The question isn’t whether men can make a difference. It’s whether we’re ready to give them the tools and support they need to become the partners mothers deserve.
FAQs
Q1. Why is male involvement important in reducing maternal mortality in Africa?
Male involvement is crucial because men often control household finances and decision-making in many African societies. Their support can significantly improve women’s access to maternal healthcare services, leading to better outcomes for mothers and babies.
Q2. What are some barriers preventing men from participating in maternal care?
Common barriers include cultural expectations that view pregnancy as “women’s business”, fear of social judgement, lack of knowledge about maternal health, and health facilities that are not welcoming to men.
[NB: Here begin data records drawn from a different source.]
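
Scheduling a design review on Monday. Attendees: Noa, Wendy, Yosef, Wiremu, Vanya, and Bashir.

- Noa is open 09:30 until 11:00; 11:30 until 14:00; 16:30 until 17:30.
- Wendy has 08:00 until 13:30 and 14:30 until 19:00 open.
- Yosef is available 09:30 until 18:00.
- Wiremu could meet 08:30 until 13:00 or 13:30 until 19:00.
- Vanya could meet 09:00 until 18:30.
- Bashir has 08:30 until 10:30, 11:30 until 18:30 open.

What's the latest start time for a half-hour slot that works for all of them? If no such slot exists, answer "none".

Noa ∩ Wendy: 09:30-11:00, 11:30-13:30, 16:30-17:30.
Noa ∩ Wendy ∩ Yosef: 09:30-11:00, 11:30-13:30, 16:30-17:30.
Noa ∩ Wendy ∩ Yosef ∩ Wiremu: 09:30-11:00, 11:30-13:00, 16:30-17:30.
Noa ∩ Wendy ∩ Yosef ∩ Wiremu ∩ Vanya: 09:30-11:00, 11:30-13:00, 16:30-17:30.
Noa ∩ Wendy ∩ Yosef ∩ Wiremu ∩ Vanya ∩ Bashir: 09:30-10:30, 11:30-13:00, 16:30-17:30.
The last common window of at least 30 minutes is 16:30-17:30; a 30-minute meeting can start as late as 17:00 and still end by 17:30.

17:00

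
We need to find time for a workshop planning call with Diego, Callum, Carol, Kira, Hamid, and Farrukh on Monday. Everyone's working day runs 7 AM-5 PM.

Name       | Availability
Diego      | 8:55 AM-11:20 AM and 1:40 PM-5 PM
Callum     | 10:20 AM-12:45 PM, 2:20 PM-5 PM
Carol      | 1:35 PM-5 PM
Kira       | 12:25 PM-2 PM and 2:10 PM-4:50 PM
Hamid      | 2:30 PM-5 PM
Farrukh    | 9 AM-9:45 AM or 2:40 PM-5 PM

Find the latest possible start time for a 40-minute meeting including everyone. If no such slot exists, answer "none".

Diego ∩ Callum: 10:20-11:20, 14:20-17:00.
Diego ∩ Callum ∩ Carol: 14:20-17:00.
Diego ∩ Callum ∩ Carol ∩ Kira: 14:20-16:50.
Diego ∩ Callum ∩ Carol ∩ Kira ∩ Hamid: 14:30-16:50.
Diego ∩ Callum ∩ Carol ∩ Kira ∩ Hamid ∩ Farrukh: 14:40-16:50.
The last common window of at least 40 minutes is 14:40-16:50; a 40-minute meeting can start as late as 16:10 and still end by 16:50.

16:10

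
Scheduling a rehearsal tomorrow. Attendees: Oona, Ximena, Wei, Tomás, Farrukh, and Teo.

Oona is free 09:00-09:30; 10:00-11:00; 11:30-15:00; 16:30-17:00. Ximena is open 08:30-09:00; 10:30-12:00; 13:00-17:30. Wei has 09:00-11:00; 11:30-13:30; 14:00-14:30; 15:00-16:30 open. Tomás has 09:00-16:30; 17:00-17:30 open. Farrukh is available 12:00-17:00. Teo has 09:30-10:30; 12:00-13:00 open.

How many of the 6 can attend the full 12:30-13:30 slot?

Oona, Wei, Tomás, and Farrukh can make the full 12:30-13:30 slot — that's 4.

4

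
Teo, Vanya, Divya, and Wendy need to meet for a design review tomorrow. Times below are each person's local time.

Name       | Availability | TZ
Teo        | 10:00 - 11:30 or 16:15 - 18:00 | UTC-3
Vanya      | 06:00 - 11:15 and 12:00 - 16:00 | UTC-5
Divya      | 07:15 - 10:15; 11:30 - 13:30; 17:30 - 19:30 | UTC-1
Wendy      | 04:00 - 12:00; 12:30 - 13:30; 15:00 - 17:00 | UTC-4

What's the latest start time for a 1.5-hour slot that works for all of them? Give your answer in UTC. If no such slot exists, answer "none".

Teo in UTC: 13:00-14:30, 19:15-21:00 (add 3h to convert from UTC-3).
Vanya in UTC: 11:00-16:15, 17:00-21:00 (add 5h to convert from UTC-5).
Divya in UTC: 08:15-11:15, 12:30-14:30, 18:30-20:30 (add 1h to convert from UTC-1).
Wendy in UTC: 08:00-16:00, 16:30-17:30, 19:00-21:00 (add 4h to convert from UTC-4).
Teo ∩ Vanya: 13:00-14:30, 19:15-21:00.
Teo ∩ Vanya ∩ Divya: 13:00-14:30, 19:15-20:30.
Teo ∩ Vanya ∩ Divya ∩ Wendy: 13:00-14:30, 19:15-20:30.
So the common availability across everyone is 13:00-14:30, 19:15-20:30.
The last common window of at least 90 minutes is 13:00-14:30; a 90-minute meeting can start as late as 13:00 and still end by 14:30.

13:00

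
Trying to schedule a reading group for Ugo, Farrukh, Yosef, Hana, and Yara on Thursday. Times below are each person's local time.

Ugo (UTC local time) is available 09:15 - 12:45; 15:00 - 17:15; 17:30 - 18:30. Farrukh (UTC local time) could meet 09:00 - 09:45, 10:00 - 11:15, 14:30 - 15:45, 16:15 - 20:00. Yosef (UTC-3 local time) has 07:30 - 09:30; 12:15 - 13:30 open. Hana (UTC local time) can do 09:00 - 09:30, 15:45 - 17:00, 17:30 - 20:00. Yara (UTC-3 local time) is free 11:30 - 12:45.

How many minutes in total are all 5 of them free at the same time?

0

Ugo in UTC: 09:15-12:45, 15:00-17:15, 17:30-18:30.
Farrukh in UTC: 09:00-09:45, 10:00-11:15, 14:30-15:45, 16:15-20:00.
Yosef in UTC: 10:30-12:30, 15:15-16:30 (add 3h to convert from UTC-3).
Hana in UTC: 09:00-09:30, 15:45-17:00, 17:30-20:00.
Yara in UTC: 14:30-15:45 (add 3h to convert from UTC-3).
Ugo ∩ Farrukh: 09:15-09:45, 10:00-11:15, 15:00-15:45, 16:15-17:15, 17:30-18:30.
Ugo ∩ Farrukh ∩ Yosef: 10:30-11:15, 15:15-15:45, 16:15-16:30.
Ugo ∩ Farrukh ∩ Yosef ∩ Hana: 16:15-16:30.
Ugo ∩ Farrukh ∩ Yosef ∩ Hana ∩ Yara: ∅.
There is no time when everyone is free.
There is no common window, so the total is 0 minutes.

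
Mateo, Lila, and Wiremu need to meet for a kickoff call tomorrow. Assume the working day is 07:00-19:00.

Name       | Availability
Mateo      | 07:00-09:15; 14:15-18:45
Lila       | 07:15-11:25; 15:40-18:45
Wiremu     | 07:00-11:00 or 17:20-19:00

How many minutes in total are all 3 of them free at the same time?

205

Mateo ∩ Lila: 07:15-09:15, 15:40-18:45.
Mateo ∩ Lila ∩ Wiremu: 07:15-09:15, 17:20-18:45.
Those are the intersection windows.
Summing the common windows: 120 + 85 = 205 minutes.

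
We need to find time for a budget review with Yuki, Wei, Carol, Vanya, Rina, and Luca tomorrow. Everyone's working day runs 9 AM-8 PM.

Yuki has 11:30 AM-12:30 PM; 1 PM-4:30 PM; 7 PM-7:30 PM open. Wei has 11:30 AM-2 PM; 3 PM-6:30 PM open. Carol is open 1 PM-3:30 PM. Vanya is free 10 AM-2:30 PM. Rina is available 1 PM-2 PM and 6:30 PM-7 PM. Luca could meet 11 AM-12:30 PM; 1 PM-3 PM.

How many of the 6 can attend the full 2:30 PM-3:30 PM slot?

Yuki and Carol can make the full 14:30-15:30 slot — that's 2.

2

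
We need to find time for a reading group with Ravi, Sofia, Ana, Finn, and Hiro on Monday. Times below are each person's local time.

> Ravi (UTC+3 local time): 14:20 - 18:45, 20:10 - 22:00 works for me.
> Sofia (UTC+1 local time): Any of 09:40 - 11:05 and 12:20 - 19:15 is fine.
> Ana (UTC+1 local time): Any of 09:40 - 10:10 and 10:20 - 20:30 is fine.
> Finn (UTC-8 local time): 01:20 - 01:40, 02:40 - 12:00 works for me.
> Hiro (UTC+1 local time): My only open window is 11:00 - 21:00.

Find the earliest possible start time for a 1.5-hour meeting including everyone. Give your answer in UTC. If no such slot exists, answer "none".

11:20

Ravi in UTC: 11:20-15:45, 17:10-19:00 (subtract 3h to convert from UTC+3).
Sofia in UTC: 08:40-10:05, 11:20-18:15 (subtract 1h to convert from UTC+1).
Ana in UTC: 08:40-09:10, 09:20-19:30 (subtract 1h to convert from UTC+1).
Finn in UTC: 09:20-09:40, 10:40-20:00 (add 8h to convert from UTC-8).
Hiro in UTC: 10:00-20:00 (subtract 1h to convert from UTC+1).
Ravi ∩ Sofia: 11:20-15:45, 17:10-18:15.
Ravi ∩ Sofia ∩ Ana: 11:20-15:45, 17:10-18:15.
Ravi ∩ Sofia ∩ Ana ∩ Finn: 11:20-15:45, 17:10-18:15.
Ravi ∩ Sofia ∩ Ana ∩ Finn ∩ Hiro: 11:20-15:45, 17:10-18:15.
The first common window of at least 90 minutes is 11:20-15:45, so the earliest start is 11:20.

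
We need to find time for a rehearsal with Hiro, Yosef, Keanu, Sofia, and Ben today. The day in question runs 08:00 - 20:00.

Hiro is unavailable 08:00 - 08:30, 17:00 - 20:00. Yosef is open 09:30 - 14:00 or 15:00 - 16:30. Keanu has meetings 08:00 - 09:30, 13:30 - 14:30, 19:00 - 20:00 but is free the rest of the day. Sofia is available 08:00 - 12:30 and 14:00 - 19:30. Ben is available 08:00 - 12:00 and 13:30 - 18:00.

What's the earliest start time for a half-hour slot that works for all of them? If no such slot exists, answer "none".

09:30

Hiro free: 08:30-17:00 (invert busy blocks within the working day).
Yosef free: 09:30-14:00, 15:00-16:30.
Keanu free: 09:30-13:30, 14:30-19:00 (invert busy blocks within the working day).
Sofia free: 08:00-12:30, 14:00-19:30.
Ben free: 08:00-12:00, 13:30-18:00.
Hiro ∩ Yosef: 09:30-14:00, 15:00-16:30.
Hiro ∩ Yosef ∩ Keanu: 09:30-13:30, 15:00-16:30.
Hiro ∩ Yosef ∩ Keanu ∩ Sofia: 09:30-12:30, 15:00-16:30.
Hiro ∩ Yosef ∩ Keanu ∩ Sofia ∩ Ben: 09:30-12:00, 15:00-16:30.
The first common window of at least 30 minutes is 09:30-12:00, so the earliest start is 09:30.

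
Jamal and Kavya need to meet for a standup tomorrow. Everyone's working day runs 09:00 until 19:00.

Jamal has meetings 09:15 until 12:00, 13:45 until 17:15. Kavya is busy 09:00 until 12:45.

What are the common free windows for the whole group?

12:45-13:45, 17:15-19:00

Jamal free: 09:00-09:15, 12:00-13:45, 17:15-19:00 (invert busy blocks within the working day).
Kavya free: 12:45-19:00 (invert busy blocks within the working day).
Jamal ∩ Kavya: 12:45-13:45, 17:15-19:00.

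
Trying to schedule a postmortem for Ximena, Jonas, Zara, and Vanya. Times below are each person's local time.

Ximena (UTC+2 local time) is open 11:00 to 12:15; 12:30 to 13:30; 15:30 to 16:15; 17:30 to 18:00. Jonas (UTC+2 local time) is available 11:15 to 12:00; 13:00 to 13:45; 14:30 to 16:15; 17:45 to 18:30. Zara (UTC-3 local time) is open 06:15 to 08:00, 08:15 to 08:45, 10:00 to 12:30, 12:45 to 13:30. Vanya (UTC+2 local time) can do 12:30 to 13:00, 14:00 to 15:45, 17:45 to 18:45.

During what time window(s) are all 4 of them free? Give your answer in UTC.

Ximena in UTC: 09:00-10:15, 10:30-11:30, 13:30-14:15, 15:30-16:00 (subtract 2h to convert from UTC+2).
Jonas in UTC: 09:15-10:00, 11:00-11:45, 12:30-14:15, 15:45-16:30 (subtract 2h to convert from UTC+2).
Zara in UTC: 09:15-11:00, 11:15-11:45, 13:00-15:30, 15:45-16:30 (add 3h to convert from UTC-3).
Vanya in UTC: 10:30-11:00, 12:00-13:45, 15:45-16:45 (subtract 2h to convert from UTC+2).
Ximena ∩ Jonas: 09:15-10:00, 11:00-11:30, 13:30-14:15, 15:45-16:00.
Ximena ∩ Jonas ∩ Zara: 09:15-10:00, 11:15-11:30, 13:30-14:15, 15:45-16:00.
Ximena ∩ Jonas ∩ Zara ∩ Vanya: 13:30-13:45, 15:45-16:00.
Those are the intersection windows.

13:30-13:45, 15:45-16:00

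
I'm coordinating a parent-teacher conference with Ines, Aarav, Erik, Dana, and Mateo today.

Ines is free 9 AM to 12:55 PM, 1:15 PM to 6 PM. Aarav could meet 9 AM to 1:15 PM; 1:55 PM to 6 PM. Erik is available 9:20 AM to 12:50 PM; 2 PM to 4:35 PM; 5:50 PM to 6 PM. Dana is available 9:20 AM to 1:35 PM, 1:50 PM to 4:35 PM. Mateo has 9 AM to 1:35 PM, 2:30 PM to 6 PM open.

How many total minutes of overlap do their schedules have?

Ines ∩ Aarav: 09:00-12:55, 13:55-18:00.
Ines ∩ Aarav ∩ Erik: 09:20-12:50, 14:00-16:35, 17:50-18:00.
Ines ∩ Aarav ∩ Erik ∩ Dana: 09:20-12:50, 14:00-16:35.
Ines ∩ Aarav ∩ Erik ∩ Dana ∩ Mateo: 09:20-12:50, 14:30-16:35.
Summing the common windows: 210 + 125 = 335 minutes.

335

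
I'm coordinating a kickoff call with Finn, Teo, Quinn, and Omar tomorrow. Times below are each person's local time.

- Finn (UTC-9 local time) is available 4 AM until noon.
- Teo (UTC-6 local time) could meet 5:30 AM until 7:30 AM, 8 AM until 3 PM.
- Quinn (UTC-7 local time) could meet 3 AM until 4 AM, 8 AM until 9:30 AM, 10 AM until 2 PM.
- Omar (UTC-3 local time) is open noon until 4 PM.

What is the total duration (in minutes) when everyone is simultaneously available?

Finn in UTC: 13:00-21:00 (add 9h to convert from UTC-9).
Teo in UTC: 11:30-13:30, 14:00-21:00 (add 6h to convert from UTC-6).
Quinn in UTC: 10:00-11:00, 15:00-16:30, 17:00-21:00 (add 7h to convert from UTC-7).
Omar in UTC: 15:00-19:00 (add 3h to convert from UTC-3).
Finn ∩ Teo: 13:00-13:30, 14:00-21:00.
Finn ∩ Teo ∩ Quinn: 15:00-16:30, 17:00-21:00.
Finn ∩ Teo ∩ Quinn ∩ Omar: 15:00-16:30, 17:00-19:00.
Those are the intersection windows.
Summing the common windows: 90 + 120 = 210 minutes.

210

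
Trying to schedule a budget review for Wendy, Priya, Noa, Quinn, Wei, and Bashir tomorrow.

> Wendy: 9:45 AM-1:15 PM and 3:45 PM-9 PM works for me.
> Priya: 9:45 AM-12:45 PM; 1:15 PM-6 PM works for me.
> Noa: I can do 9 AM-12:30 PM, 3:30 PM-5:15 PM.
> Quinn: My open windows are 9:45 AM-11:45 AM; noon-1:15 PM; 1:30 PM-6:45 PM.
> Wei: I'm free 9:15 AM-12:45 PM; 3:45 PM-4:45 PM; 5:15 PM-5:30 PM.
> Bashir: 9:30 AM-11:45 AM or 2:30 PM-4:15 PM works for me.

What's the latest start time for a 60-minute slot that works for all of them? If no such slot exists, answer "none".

10:45

Wendy ∩ Priya: 09:45-12:45, 15:45-18:00.
Wendy ∩ Priya ∩ Noa: 09:45-12:30, 15:45-17:15.
Wendy ∩ Priya ∩ Noa ∩ Quinn: 09:45-11:45, 12:00-12:30, 15:45-17:15.
Wendy ∩ Priya ∩ Noa ∩ Quinn ∩ Wei: 09:45-11:45, 12:00-12:30, 15:45-16:45.
Wendy ∩ Priya ∩ Noa ∩ Quinn ∩ Wei ∩ Bashir: 09:45-11:45, 15:45-16:15.
The last common window of at least 60 minutes is 09:45-11:45; a 60-minute meeting can start as late as 10:45 and still end by 11:45.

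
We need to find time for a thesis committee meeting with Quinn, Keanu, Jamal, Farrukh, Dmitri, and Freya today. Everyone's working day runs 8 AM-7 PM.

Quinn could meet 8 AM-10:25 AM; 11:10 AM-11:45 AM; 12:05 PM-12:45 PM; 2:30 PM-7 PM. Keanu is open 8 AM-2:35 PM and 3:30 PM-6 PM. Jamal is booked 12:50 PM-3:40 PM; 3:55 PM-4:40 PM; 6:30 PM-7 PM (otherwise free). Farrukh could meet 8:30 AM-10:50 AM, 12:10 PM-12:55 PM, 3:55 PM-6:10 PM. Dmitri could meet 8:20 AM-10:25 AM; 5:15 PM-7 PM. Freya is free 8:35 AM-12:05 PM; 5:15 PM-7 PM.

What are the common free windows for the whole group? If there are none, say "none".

Quinn free: 08:00-10:25, 11:10-11:45, 12:05-12:45, 14:30-19:00.
Keanu free: 08:00-14:35, 15:30-18:00.
Jamal free: 08:00-12:50, 15:40-15:55, 16:40-18:30 (invert busy blocks within the working day).
Farrukh free: 08:30-10:50, 12:10-12:55, 15:55-18:10.
Dmitri free: 08:20-10:25, 17:15-19:00.
Freya free: 08:35-12:05, 17:15-19:00.
Quinn ∩ Keanu: 08:00-10:25, 11:10-11:45, 12:05-12:45, 14:30-14:35, 15:30-18:00.
Quinn ∩ Keanu ∩ Jamal: 08:00-10:25, 11:10-11:45, 12:05-12:45, 15:40-15:55, 16:40-18:00.
Quinn ∩ Keanu ∩ Jamal ∩ Farrukh: 08:30-10:25, 12:10-12:45, 16:40-18:00.
Quinn ∩ Keanu ∩ Jamal ∩ Farrukh ∩ Dmitri: 08:30-10:25, 17:15-18:00.
Quinn ∩ Keanu ∩ Jamal ∩ Farrukh ∩ Dmitri ∩ Freya: 08:35-10:25, 17:15-18:00.
Those are the intersection windows.

08:35-10:25, 17:15-18:00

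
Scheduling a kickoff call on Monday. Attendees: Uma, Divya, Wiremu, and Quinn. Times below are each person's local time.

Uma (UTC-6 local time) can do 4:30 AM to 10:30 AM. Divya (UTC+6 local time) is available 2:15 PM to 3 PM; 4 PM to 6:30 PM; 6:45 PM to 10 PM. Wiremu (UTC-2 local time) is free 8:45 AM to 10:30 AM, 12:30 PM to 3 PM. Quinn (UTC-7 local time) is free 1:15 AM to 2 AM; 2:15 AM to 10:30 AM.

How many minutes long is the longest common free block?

105

Uma in UTC: 10:30-16:30 (add 6h to convert from UTC-6).
Divya in UTC: 08:15-09:00, 10:00-12:30, 12:45-16:00 (subtract 6h to convert from UTC+6).
Wiremu in UTC: 10:45-12:30, 14:30-17:00 (add 2h to convert from UTC-2).
Quinn in UTC: 08:15-09:00, 09:15-17:30 (add 7h to convert from UTC-7).
Uma ∩ Divya: 10:30-12:30, 12:45-16:00.
Uma ∩ Divya ∩ Wiremu: 10:45-12:30, 14:30-16:00.
Uma ∩ Divya ∩ Wiremu ∩ Quinn: 10:45-12:30, 14:30-16:00.
The longest is 10:45-12:30 at 105 minutes.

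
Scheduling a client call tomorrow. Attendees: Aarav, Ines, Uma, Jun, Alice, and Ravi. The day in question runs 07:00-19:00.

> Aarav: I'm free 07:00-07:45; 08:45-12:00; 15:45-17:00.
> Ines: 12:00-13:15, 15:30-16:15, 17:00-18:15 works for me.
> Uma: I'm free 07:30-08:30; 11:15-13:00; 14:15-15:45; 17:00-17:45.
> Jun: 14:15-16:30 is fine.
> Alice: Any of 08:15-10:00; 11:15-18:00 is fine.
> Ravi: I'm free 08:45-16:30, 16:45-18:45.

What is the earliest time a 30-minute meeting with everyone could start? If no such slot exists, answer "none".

Aarav ∩ Ines: 15:45-16:15.
Aarav ∩ Ines ∩ Uma: ∅.
Aarav ∩ Ines ∩ Uma ∩ Jun: ∅.
Aarav ∩ Ines ∩ Uma ∩ Jun ∩ Alice: ∅.
Aarav ∩ Ines ∩ Uma ∩ Jun ∩ Alice ∩ Ravi: ∅.
There is no time when everyone is free.
No common window is at least 30 minutes long.

none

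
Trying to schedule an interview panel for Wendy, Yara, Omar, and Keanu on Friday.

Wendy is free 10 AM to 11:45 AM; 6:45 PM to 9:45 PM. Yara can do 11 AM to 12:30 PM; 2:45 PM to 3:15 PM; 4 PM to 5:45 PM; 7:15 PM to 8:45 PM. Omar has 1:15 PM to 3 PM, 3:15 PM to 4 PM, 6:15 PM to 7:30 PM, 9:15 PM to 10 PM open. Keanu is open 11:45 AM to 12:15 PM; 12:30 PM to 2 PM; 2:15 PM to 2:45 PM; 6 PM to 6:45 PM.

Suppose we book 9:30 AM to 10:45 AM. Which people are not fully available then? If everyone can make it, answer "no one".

Wendy: not fully free for 09:30-10:45. Yara: not fully free for 09:30-10:45. Omar: not fully free for 09:30-10:45. Keanu: not fully free for 09:30-10:45.

Keanu, Omar, Wendy, Yara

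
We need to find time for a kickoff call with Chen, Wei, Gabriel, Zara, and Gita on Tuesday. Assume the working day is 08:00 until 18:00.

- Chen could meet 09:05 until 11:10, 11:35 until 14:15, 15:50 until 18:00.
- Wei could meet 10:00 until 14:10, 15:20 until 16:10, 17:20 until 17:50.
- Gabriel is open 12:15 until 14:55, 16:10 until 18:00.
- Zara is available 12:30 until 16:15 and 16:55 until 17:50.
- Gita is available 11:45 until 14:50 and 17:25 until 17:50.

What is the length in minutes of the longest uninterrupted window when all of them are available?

Chen ∩ Wei: 10:00-11:10, 11:35-14:10, 15:50-16:10, 17:20-17:50.
Chen ∩ Wei ∩ Gabriel: 12:15-14:10, 17:20-17:50.
Chen ∩ Wei ∩ Gabriel ∩ Zara: 12:30-14:10, 17:20-17:50.
Chen ∩ Wei ∩ Gabriel ∩ Zara ∩ Gita: 12:30-14:10, 17:25-17:50.
The longest is 12:30-14:10 at 100 minutes.

100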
Work commitments and time constraints also play a role.
Q3. How can health facilities become more male-friendly?
Health facilities can become more male-friendly by providing dedicated waiting areas for men, offering health screenings for fathers, employing male healthcare workers, and prioritising couples who attend together. Creating a welcoming environment encourages male participation.
Q4. What strategies have proven effective in engaging men in maternal health?
Effective strategies include targeted antenatal education for men, couple-based counselling, male-friendly clinic services, providing transport and financial support, and using media campaigns to shift public perceptions about male involvement in maternal care.
Q5. How is the concept of fatherhood changing in Africa regarding maternal health?
There’s a growing trend, especially among younger generations, towards more involved fatherhood. Many men are challenging traditional gender norms and actively participating in pregnancy and childcare, which positively impacts maternal health outcomes and family dynamics.